Aux éditions AO, comme vous devez vous en douter, la lecture est une passion… sans avoir le monopole. Le cinéma a tout autant sa place. Parfois, le livre et le film peuvent sembler concurrents. Peut-être est-ce ce que j'ai ressenti en constatant que Seul sur Mars sortait simultanément dans les salles obscures et dans les rayons des librairies, qui plus est en deux formats : “grand” livre et livre de poche. Voilà qui m'a donné envie de lire le livre en premier.
La forme du premier roman du jeune Andy Weir (39 ans à sa publication) est celle du journal, rédigé à la première personne par le naufragé de la planète rouge, Mark Watney. Durant les 60 premières pages, nous sommes seuls avec lui sur Mars. On ressent bien son désarroi, tout autant que son ingéniosité.
Le romancier insère ensuite des scènes se déroulant sur la Terre. Près de 500 pages, il les fallait pour que l'on ait le temps de se languir de notre planète… De 6 à 7 heures de lecture, jamais lassante en dépit des explications détaillées des actions et idées déployées par Mark pour survivre – on sent que l'auteur voulait être crédible, au prix d'un didactisme parfois naïf.
Dès lors, une fois le livre refermé, pourquoi aller voir le film au cinéma ?
Pour ma part, ce furent 2 heures et 21 minutes de bonheur. En aucun cas je n'ai été gêné de connaître les péripéties, ainsi que la fin. Bien au contraire, j'attendais avec impatience et jubilation de voir “comment” serait rendue telle ou telle scène. N'oublions pas que nous sommes dans un autre monde, sur une autre planète. L'imagination nous a parfois manqué, Watney restant avare de descriptions – il faut bien qu'il cultive ses pommes de terre et accomplisse tous ses travaux au lieu d'écrire des descriptions à la Châteaubriand !
Avec le film, c'est un réel plaisir de “voir” ce que l'on a tenté d'imaginer en lisant le livre. D'autant que le travail du réalisateur et des décorateurs se révèle somptueux, tant dans les paysages que dans le matériel, le fameux “Habitat”, les véhicules (ces “rover”), ainsi que le vaisseau spatial Hermès. L'éclairage très particulier, cette lumière de Mars, enveloppe les décors et le personnage de teintes mordorées et de contrastes bienvenus. Le fait de n'avoir pas abusé de la 3D donne un surcroît de réalisme – du moins dans notre ressenti : on s'y croirait !

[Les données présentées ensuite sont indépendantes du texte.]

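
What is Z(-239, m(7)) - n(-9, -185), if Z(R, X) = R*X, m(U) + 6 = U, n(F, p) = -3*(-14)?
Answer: -281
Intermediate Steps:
n(F, p) = 42
m(U) = -6 + U
Z(-239, m(7)) - n(-9, -185) = -239*(-6 + 7) - 1*42 = -239*1 - 42 = -239 - 42 = -281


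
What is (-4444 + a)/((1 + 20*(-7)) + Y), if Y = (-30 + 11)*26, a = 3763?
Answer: 227/211 ≈ 1.0758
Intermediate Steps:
Y = -494 (Y = -19*26 = -494)
(-4444 + a)/((1 + 20*(-7)) + Y) = (-4444 + 3763)/((1 + 20*(-7)) - 494) = -681/((1 - 140) - 494) = -681/(-139 - 494) = -681/(-633) = -681*(-1/633) = 227/211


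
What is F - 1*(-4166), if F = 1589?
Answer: 5755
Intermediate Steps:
F - 1*(-4166) = 1589 - 1*(-4166) = 1589 + 4166 = 5755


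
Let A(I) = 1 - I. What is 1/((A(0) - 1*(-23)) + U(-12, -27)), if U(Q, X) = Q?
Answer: 1/12 ≈ 0.083333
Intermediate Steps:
1/((A(0) - 1*(-23)) + U(-12, -27)) = 1/(((1 - 1*0) - 1*(-23)) - 12) = 1/(((1 + 0) + 23) - 12) = 1/((1 + 23) - 12) = 1/(24 - 12) = 1/12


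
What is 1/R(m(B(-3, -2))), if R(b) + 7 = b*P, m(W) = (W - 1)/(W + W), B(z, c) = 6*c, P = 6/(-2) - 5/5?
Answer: -6/55 ≈ -0.10909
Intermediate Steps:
P = -4 (P = 6*(-½) - 5*⅕ = -3 - 1 = -4)
m(W) = (-1 + W)/(2*W) (m(W) = (-1 + W)/((2*W)) = (-1 + W)*(1/(2*W)) = (-1 + W)/(2*W))
R(b) = -7 - 4*b (R(b) = -7 + b*(-4) = -7 - 4*b)
1/R(m(B(-3, -2))) = 1/(-7 - 2*(-1 + 6*(-2))/(6*(-2))) = 1/(-7 - 2*(-1 - 12)/(-12)) = 1/(-7 - 2*(-1)*(-13)/12) = 1/(-7 - 4*13/24) = 1/(-7 - 13/6) = 1/(-55/6) = -6/55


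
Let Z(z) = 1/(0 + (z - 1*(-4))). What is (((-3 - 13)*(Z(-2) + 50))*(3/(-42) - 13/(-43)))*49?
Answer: -393092/43 ≈ -9141.7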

J'admire toujours la maestria des scénaristes, capables de condenser 500 pages de roman en 2 heures (et quelque). Je notai au passage telle ou telle simplification ou ellipse, ainsi que les astuces destinées à nous éviter autant que faire se peut la voix off. Pour laisser du temps à la scène finale, les scénaristes ont dû passer un peu vite sur le long et périlleux voyage en “rover” qu'entreprends Watney. C'est peut-être le seul défaut d'équilibre du film. Il aurait fallu ajouter une petite demi-heure, au risque d'impatienter certains spectateurs…
Et Matt Damon, là-dedans ? Impeccable. Certains le trouveront trop résistant, trop solide psychologiquement. Certes, il ne se décourage jamais. Pour autant, toute l'intrigue repose là-dessus. Si ce “Robinson sur Mars” était dépressif ou apathique, à l'évidence il n'y aurait pu avoir de roman, ni de film.
Conclusion : Seul sur Mars réconcilie roman et film, livre et salles obscures. Au total, j'aurai passé près de dix heures sur Mars. Eh bien, croyez-moi ou pas, je ne m'en suis aucunement lassé.